Combas rock

Portrait de Robert Combas par Geoffroy Krempp pour Poly

Dans l’exposition collective Rock’n’roll de la Fondation Fernet- Branca, la star se nomme Robert Combas. Rencontre avec l’artiste emblématique de la Figuration libre.

Interviewer Robert Combas ressemble à un sport extrême. Vous lui posez une première question, évoquant les Démodés, groupe de rock dadaïste fondé en 1978 avec Ketty et Buddy Di Rosa – frère d’Hervé –, et le voilà parti. Accent du Sud et verbe haut, sa logorrhée est un tourbillon dans lequel son esprit, rebondissant comme une super balle, passe d’un joueur de foot de l’Ajax des années 1970 aux boîtes de nuit (« Les gens ne savent plus danser, vous avez remarqué ? »), avant de partir dans une autre direction : « Au fond, je suis un fainéant », assène-t-il. Heu… Où en étions-nous, déjà ? Hyperactif qui « s’emmerde très vite », l’artiste est reparti sans reprendre haleine, alors qu’il a été impossible de poser une deuxième question, tant son débit est dense. « Ma peinture, c’est du rock », affirme-t-il. « Et réciproquement », lui répond-on, coupant le flot des mots, recueillant un regard d’approbation.
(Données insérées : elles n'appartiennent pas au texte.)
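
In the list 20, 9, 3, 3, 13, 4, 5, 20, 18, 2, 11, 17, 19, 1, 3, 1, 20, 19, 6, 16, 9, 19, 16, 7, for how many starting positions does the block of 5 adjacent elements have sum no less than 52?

20 9 3 3 13 → sum 48
9 3 3 13 4 → sum 32
3 3 13 4 5 → sum 28
3 13 4 5 20 → sum 45
13 4 5 20 18 → sum 60  ≥ 52 ✓
4 5 20 18 2 → sum 49
5 20 18 2 11 → sum 56  ≥ 52 ✓
20 18 2 11 17 → sum 68  ≥ 52 ✓
18 2 11 17 19 → sum 67  ≥ 52 ✓
2 11 17 19 1 → sum 50
11 17 19 1 3 → sum 51
17 19 1 3 1 → sum 41
19 1 3 1 20 → sum 44
1 3 1 20 19 → sum 44
3 1 20 19 6 → sum 49
1 20 19 6 16 → sum 62  ≥ 52 ✓
20 19 6 16 9 → sum 70  ≥ 52 ✓
19 6 16 9 19 → sum 69  ≥ 52 ✓
6 16 9 19 16 → sum 66  ≥ 52 ✓
16 9 19 16 7 → sum 67  ≥ 52 ✓
9 windows satisfy the condition.

9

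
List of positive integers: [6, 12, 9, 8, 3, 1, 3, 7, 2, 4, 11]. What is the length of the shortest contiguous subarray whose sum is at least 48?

8

Extend right; whenever the sum reaches 48, record the length and shrink from the left:
add 6: running sum 6 < 48
add 12: running sum 18 < 48
add 9: running sum 27 < 48
add 8: running sum 35 < 48
add 3: running sum 38 < 48
add 1: running sum 39 < 48
add 3: running sum 42 < 48
end 7: [6, 12, 9, 8, 3, 1, 3, 7] sum 49, len 8
end 8: [6, 12, 9, 8, 3, 1, 3, 7, 2] sum 51, len 9
end 9: [12, 9, 8, 3, 1, 3, 7, 2, 4] sum 49, len 9
end 10: [9, 8, 3, 1, 3, 7, 2, 4, 11] sum 48, len 9
Shortest qualifying length: 8.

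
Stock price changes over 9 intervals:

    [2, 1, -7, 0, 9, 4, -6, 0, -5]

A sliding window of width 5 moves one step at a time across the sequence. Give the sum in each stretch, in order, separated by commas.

5, 7, 0, 7, 2

[2, 1, -7, 0, 9] → sum 5
[1, -7, 0, 9, 4] → sum 7
[-7, 0, 9, 4, -6] → sum 0
[0, 9, 4, -6, 0] → sum 7
[9, 4, -6, 0, -5] → sum 2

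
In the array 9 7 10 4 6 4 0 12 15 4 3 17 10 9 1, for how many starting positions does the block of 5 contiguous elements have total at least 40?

9 7 10 4 6 → sum 36
7 10 4 6 4 → sum 31
10 4 6 4 0 → sum 24
4 6 4 0 12 → sum 26
6 4 0 12 15 → sum 37
4 0 12 15 4 → sum 35
0 12 15 4 3 → sum 34
12 15 4 3 17 → sum 51  ≥ 40 ✓
15 4 3 17 10 → sum 49  ≥ 40 ✓
4 3 17 10 9 → sum 43  ≥ 40 ✓
3 17 10 9 1 → sum 40  ≥ 40 ✓
4 windows satisfy the condition.

4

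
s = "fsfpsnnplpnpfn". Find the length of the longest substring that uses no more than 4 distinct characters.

Extend right; when distinct count exceeds 4, shrink from the left:
add f: window [f] (1 distinct), len 1
add s: window [f, s] (2 distinct), len 2
add f: window [f, s, f] (2 distinct), len 3
add p: window [f, s, f, p] (3 distinct), len 4
add s: window [f, s, f, p, s] (3 distinct), len 5
add n: window [f, s, f, p, s, n] (4 distinct), len 6
add n: window [f, s, f, p, s, n, n] (4 distinct), len 7
add p: window [f, s, f, p, s, n, n, p] (4 distinct), len 8
add l: window [p, s, n, n, p, l] (4 distinct), len 6
add p: window [p, s, n, n, p, l, p] (4 distinct), len 7
add n: window [p, s, n, n, p, l, p, n] (4 distinct), len 8
add p: window [p, s, n, n, p, l, p, n, p] (4 distinct), len 9
add f: window [n, n, p, l, p, n, p, f] (4 distinct), len 8
add n: window [n, n, p, l, p, n, p, f, n] (4 distinct), len 9
Longest length with ≤4 distinct: 9.

9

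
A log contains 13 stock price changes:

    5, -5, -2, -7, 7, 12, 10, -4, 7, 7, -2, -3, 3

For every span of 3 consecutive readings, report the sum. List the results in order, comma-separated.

-2, -14, -2, 12, 29, 18, 13, 10, 12, 2, -2

[5, -5, -2] → sum -2
[-5, -2, -7] → sum -14
[-2, -7, 7] → sum -2
[-7, 7, 12] → sum 12
[7, 12, 10] → sum 29
[12, 10, -4] → sum 18
[10, -4, 7] → sum 13
[-4, 7, 7] → sum 10
[7, 7, -2] → sum 12
[7, -2, -3] → sum 2
[-2, -3, 3] → sum -2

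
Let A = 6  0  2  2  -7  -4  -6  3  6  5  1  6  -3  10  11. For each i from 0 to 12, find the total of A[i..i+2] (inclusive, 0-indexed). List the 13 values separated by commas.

Sliding a size-3 window across the 15 values:
6 0 2 → sum 8
0 2 2 → sum 4
2 2 -7 → sum -3
2 -7 -4 → sum -9
-7 -4 -6 → sum -17
-4 -6 3 → sum -7
-6 3 6 → sum 3
3 6 5 → sum 14
6 5 1 → sum 12
5 1 6 → sum 12
1 6 -3 → sum 4
6 -3 10 → sum 13
-3 10 11 → sum 18

8, 4, -3, -9, -17, -7, 3, 14, 12, 12, 4, 13, 18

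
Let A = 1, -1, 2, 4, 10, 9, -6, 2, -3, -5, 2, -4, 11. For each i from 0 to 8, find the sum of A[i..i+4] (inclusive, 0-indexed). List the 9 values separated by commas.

16, 24, 19, 19, 12, -3, -10, -8, 1

Sliding a size-5 window across the 13 values:
[1, -1, 2, 4, 10] → sum 16
[-1, 2, 4, 10, 9] → sum 24
[2, 4, 10, 9, -6] → sum 19
[4, 10, 9, -6, 2] → sum 19
[10, 9, -6, 2, -3] → sum 12
[9, -6, 2, -3, -5] → sum -3
[-6, 2, -3, -5, 2] → sum -10
[2, -3, -5, 2, -4] → sum -8
[-3, -5, 2, -4, 11] → sum 1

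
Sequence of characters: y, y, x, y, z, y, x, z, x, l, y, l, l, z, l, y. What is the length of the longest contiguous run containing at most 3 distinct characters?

9

add y: window [y] (1 distinct), len 1
add y: window [y, y] (1 distinct), len 2
add x: window [y, y, x] (2 distinct), len 3
add y: window [y, y, x, y] (2 distinct), len 4
add z: window [y, y, x, y, z] (3 distinct), len 5
add y: window [y, y, x, y, z, y] (3 distinct), len 6
add x: window [y, y, x, y, z, y, x] (3 distinct), len 7
add z: window [y, y, x, y, z, y, x, z] (3 distinct), len 8
add x: window [y, y, x, y, z, y, x, z, x] (3 distinct), len 9
add l: window [x, z, x, l] (3 distinct), len 4
add y: window [x, l, y] (3 distinct), len 3
add l: window [x, l, y, l] (3 distinct), len 4
add l: window [x, l, y, l, l] (3 distinct), len 5
add z: window [l, y, l, l, z] (3 distinct), len 5
add l: window [l, y, l, l, z, l] (3 distinct), len 6
add y: window [l, y, l, l, z, l, y] (3 distinct), len 7
Longest length with ≤3 distinct: 9.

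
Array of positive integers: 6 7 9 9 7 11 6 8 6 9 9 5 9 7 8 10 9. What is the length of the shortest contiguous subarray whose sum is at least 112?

Extend right; whenever the sum reaches 112, record the length and shrink from the left:
add 6: running sum 6 < 112
add 7: running sum 13 < 112
add 9: running sum 22 < 112
add 9: running sum 31 < 112
add 7: running sum 38 < 112
add 11: running sum 49 < 112
add 6: running sum 55 < 112
add 8: running sum 63 < 112
add 6: running sum 69 < 112
add 9: running sum 78 < 112
add 9: running sum 87 < 112
add 5: running sum 92 < 112
add 9: running sum 101 < 112
add 7: running sum 108 < 112
end 14: [6, 7, 9, 9, 7, 11, 6, 8, 6, 9, 9, 5, 9, 7, 8] sum 116, len 15
end 15: [9, 9, 7, 11, 6, 8, 6, 9, 9, 5, 9, 7, 8, 10] sum 113, len 14
end 16: [9, 7, 11, 6, 8, 6, 9, 9, 5, 9, 7, 8, 10, 9] sum 113, len 14
Shortest qualifying length: 14.

14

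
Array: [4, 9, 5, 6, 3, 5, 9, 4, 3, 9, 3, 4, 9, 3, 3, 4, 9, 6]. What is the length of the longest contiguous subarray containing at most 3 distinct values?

11

add 4: window [4] (1 distinct), len 1
add 9: window [4, 9] (2 distinct), len 2
add 5: window [4, 9, 5] (3 distinct), len 3
add 6: window [9, 5, 6] (3 distinct), len 3
add 3: window [5, 6, 3] (3 distinct), len 3
add 5: window [5, 6, 3, 5] (3 distinct), len 4
add 9: window [3, 5, 9] (3 distinct), len 3
add 4: window [5, 9, 4] (3 distinct), len 3
add 3: window [9, 4, 3] (3 distinct), len 3
add 9: window [9, 4, 3, 9] (3 distinct), len 4
add 3: window [9, 4, 3, 9, 3] (3 distinct), len 5
add 4: window [9, 4, 3, 9, 3, 4] (3 distinct), len 6
add 9: window [9, 4, 3, 9, 3, 4, 9] (3 distinct), len 7
add 3: window [9, 4, 3, 9, 3, 4, 9, 3] (3 distinct), len 8
add 3: window [9, 4, 3, 9, 3, 4, 9, 3, 3] (3 distinct), len 9
add 4: window [9, 4, 3, 9, 3, 4, 9, 3, 3, 4] (3 distinct), len 10
add 9: window [9, 4, 3, 9, 3, 4, 9, 3, 3, 4, 9] (3 distinct), len 11
add 6: window [4, 9, 6] (3 distinct), len 3
Longest length with ≤3 distinct: 11.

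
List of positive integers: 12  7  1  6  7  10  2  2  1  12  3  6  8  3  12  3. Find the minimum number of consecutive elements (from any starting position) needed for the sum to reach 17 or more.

add 12: running sum 12 < 17
end 1: [12, 7] sum 19, len 2
end 2: [12, 7, 1] sum 20, len 3
end 3: [12, 7, 1, 6] sum 26, len 4
end 4: [7, 1, 6, 7] sum 21, len 4
end 5: [7, 10] sum 17, len 2
end 6: [7, 10, 2] sum 19, len 3
end 7: [7, 10, 2, 2] sum 21, len 4
end 8: [7, 10, 2, 2, 1] sum 22, len 5
end 9: [2, 2, 1, 12] sum 17, len 4
end 10: [2, 1, 12, 3] sum 18, len 4
end 11: [12, 3, 6] sum 21, len 3
end 12: [3, 6, 8] sum 17, len 3
end 13: [6, 8, 3] sum 17, len 3
end 14: [8, 3, 12] sum 23, len 3
end 15: [3, 12, 3] sum 18, len 3
Shortest qualifying length: 2.

2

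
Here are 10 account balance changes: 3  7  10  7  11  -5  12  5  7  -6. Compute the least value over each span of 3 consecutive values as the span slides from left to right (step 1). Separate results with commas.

[3, 7, 10] → min 3
[7, 10, 7] → min 7
[10, 7, 11] → min 7
[7, 11, -5] → min -5
[11, -5, 12] → min -5
[-5, 12, 5] → min -5
[12, 5, 7] → min 5
[5, 7, -6] → min -6

3, 7, 7, -5, -5, -5, 5, -6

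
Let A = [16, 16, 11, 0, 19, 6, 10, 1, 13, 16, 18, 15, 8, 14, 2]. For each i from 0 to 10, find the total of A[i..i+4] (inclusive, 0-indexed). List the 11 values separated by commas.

62, 52, 46, 36, 49, 46, 58, 63, 70, 71, 57

[16, 16, 11, 0, 19] → sum 62
[16, 11, 0, 19, 6] → sum 52
[11, 0, 19, 6, 10] → sum 46
[0, 19, 6, 10, 1] → sum 36
[19, 6, 10, 1, 13] → sum 49
[6, 10, 1, 13, 16] → sum 46
[10, 1, 13, 16, 18] → sum 58
[1, 13, 16, 18, 15] → sum 63
[13, 16, 18, 15, 8] → sum 70
[16, 18, 15, 8, 14] → sum 71
[18, 15, 8, 14, 2] → sum 57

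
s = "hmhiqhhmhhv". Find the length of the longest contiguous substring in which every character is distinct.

4

add h: [h] len 1
add m: [h, m] len 2
add h (repeat h, move left end past it): [m, h] len 2
add i: [m, h, i] len 3
add q: [m, h, i, q] len 4
add h (repeat h, move left end past it): [i, q, h] len 3
add h (repeat h, move left end past it): [h] len 1
add m: [h, m] len 2
add h (repeat h, move left end past it): [m, h] len 2
add h (repeat h, move left end past it): [h] len 1
add v: [h, v] len 2
Longest all-distinct length: 4.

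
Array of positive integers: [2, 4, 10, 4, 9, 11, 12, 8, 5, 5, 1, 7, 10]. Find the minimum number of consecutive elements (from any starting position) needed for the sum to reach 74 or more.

11

Extend right; whenever the sum reaches 74, record the length and shrink from the left:
add 2: running sum 2 < 74
add 4: running sum 6 < 74
add 10: running sum 16 < 74
add 4: running sum 20 < 74
add 9: running sum 29 < 74
add 11: running sum 40 < 74
add 12: running sum 52 < 74
add 8: running sum 60 < 74
add 5: running sum 65 < 74
add 5: running sum 70 < 74
add 1: running sum 71 < 74
add 7: shortest ending here [4, 10, 4, 9, 11, 12, 8, 5, 5, 1, 7] sum 76, len 11
add 10: shortest ending here [10, 4, 9, 11, 12, 8, 5, 5, 1, 7, 10] sum 82, len 11
Shortest qualifying length: 11.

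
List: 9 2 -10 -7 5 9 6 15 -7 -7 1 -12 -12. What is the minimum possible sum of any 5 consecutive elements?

(9, 2, -10, -7, 5) → sum -1
(2, -10, -7, 5, 9) → sum -1
(-10, -7, 5, 9, 6) → sum 3
(-7, 5, 9, 6, 15) → sum 28
(5, 9, 6, 15, -7) → sum 28
(9, 6, 15, -7, -7) → sum 16
(6, 15, -7, -7, 1) → sum 8
(15, -7, -7, 1, -12) → sum -10
(-7, -7, 1, -12, -12) → sum -37
Minimum of these is -37.

-37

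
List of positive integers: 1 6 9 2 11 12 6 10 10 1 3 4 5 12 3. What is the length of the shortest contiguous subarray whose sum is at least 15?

Extend right; whenever the sum reaches 15, record the length and shrink from the left:
add 1: running sum 1 < 15
add 6: running sum 7 < 15
add 9: shortest ending here [6, 9] sum 15, len 2
add 2: shortest ending here [6, 9, 2] sum 17, len 3
add 11: shortest ending here [9, 2, 11] sum 22, len 3
add 12: shortest ending here [11, 12] sum 23, len 2
add 6: shortest ending here [12, 6] sum 18, len 2
add 10: shortest ending here [6, 10] sum 16, len 2
add 10: shortest ending here [10, 10] sum 20, len 2
add 1: shortest ending here [10, 10, 1] sum 21, len 3
add 3: shortest ending here [10, 10, 1, 3] sum 24, len 4
add 4: shortest ending here [10, 1, 3, 4] sum 18, len 4
add 5: shortest ending here [10, 1, 3, 4, 5] sum 23, len 5
add 12: shortest ending here [5, 12] sum 17, len 2
add 3: shortest ending here [12, 3] sum 15, len 2
Shortest qualifying length: 2.

2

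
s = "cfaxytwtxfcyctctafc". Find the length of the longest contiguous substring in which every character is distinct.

[c] len 1
[c, f] len 2
[c, f, a] len 3
[c, f, a, x] len 4
[c, f, a, x, y] len 5
[c, f, a, x, y, t] len 6
[c, f, a, x, y, t, w] len 7
[w, t] len 2
[w, t, x] len 3
[w, t, x, f] len 4
[w, t, x, f, c] len 5
[w, t, x, f, c, y] len 6
[y, c] len 2
[y, c, t] len 3
[t, c] len 2
[c, t] len 2
[c, t, a] len 3
[c, t, a, f] len 4
[t, a, f, c] len 4
Longest all-distinct length: 7.

7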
Il suffit pour le constater de voir un concert des Sans Pattes, duo créé avec Lucas Mancione en 2011 proposant d’improbables shows, entre music-hall déjanté et performance sonore avec de gigantesques guitares en carton plume décorant la scène et des images projetées. « Nous faisons de la magie avec trois bouts de ficelle. » À la Fondation Fernet-Branca, de saisissantes photographies signées Harald Gottschalk témoignent de ces concerts à côté d’immenses toiles représentatives de l’art de Combas – dont une magnifiant le Velvet Underground –, reconnaissables au premier coup d’œil, entre BD punk, art brut, street art tendance Keith Haring, vases grecs de la période géométrique et 1 001 autres références qui s’imbriquent, se contaminent, jouant les unes avec les autres.

Le Velvet Underground, 1990

Étudiant aux Beaux-Arts de Montpellier au milieu des années 1970, il voulait appeler son style « la Peinture fun. Mais l’anglais, bon, bof. En français, j’ai cherché : ça donne “peinture agréable et décontractée”. C’est pas mal. Enfin maintenant, j’aime bien. » C’est Ben qui trouvera le nom du mouvement : la Figuration libre (dans un article paru dans Libé à l’occasion de l’exposition 2 Sétois à Nice où il est aux côtés d’Hervé Di Rosa). « Intellectuellement, c’est le plaisir de faire ce qu’on veut », se marre Robert Combas, pas prêt à se laisser enfermer dans un carcan, même s’il juge que certains de ses anciens petits camarades ont pris d’autres directions, comme François Boisrond : « Nous étions dans le même truc, mais aujourd’hui il est ailleurs, faisant une sorte de pointillisme pré-conceptuel. » Il poursuit, intarissable, évoquant sa rencontre avec Michel Houellebecq, puis passant au monde de l’art : « Il y a beaucoup d’aventuriers dans l’Art contemporain. Tu prends n’importe qui dans la rue : il peut décider de travailler dans ce milieu, il n’y connaît rien. Il y en a plein comme ça. » Le peintre revisite l’art de la conversation, charriant les mots avec bonheur, balançant des pépites sémantiques, assénant quelques vérités sur un mode lyrique, loin, terriblement loin du discours formaté, sec et pontifiant, de bien des plasticiens. Et de citer le dernier film d’Alejandro Jodorowsky, Poesía Sin Fin qui explique tout en somme : « En le voyant, je me suis aperçu que je n’étais pas peintre, ni musicien. Enfin aussi. Mais surtout et essentiellement poète. »

À la Fondation Fernet-Branca (Saint-Louis), jusqu’au 18 février
fondationfernet-branca.org
combas.com

Thomas Lévy-Lasne, La Fête 90, 2011

autres rockers
Deux autres artistes sont présentés avec Robert Combas dans l’exposition. Le visiteur découvre ainsi le travail photographique et éditorial de Benoît Grimbert autour des figures que sont Ian Curtis, David Bowie et Nico avec trois promenades métaphoriques à Manchester ou Berlin, entre télescopage temporel et rêverie mélancolique. À leur côté, les éblouissantes aquarelles de petit format de Thomas Lévy-Lasne tirées de la série La Fête ressemblent à des instantanées houellebecquiens : images de soirées arrosées dans lesquelles les personnages – beaux représentants de l’homo festivus saisis dans leur splendide isolement au milieu de la foule – ne croisent jamais le regard du visiteur.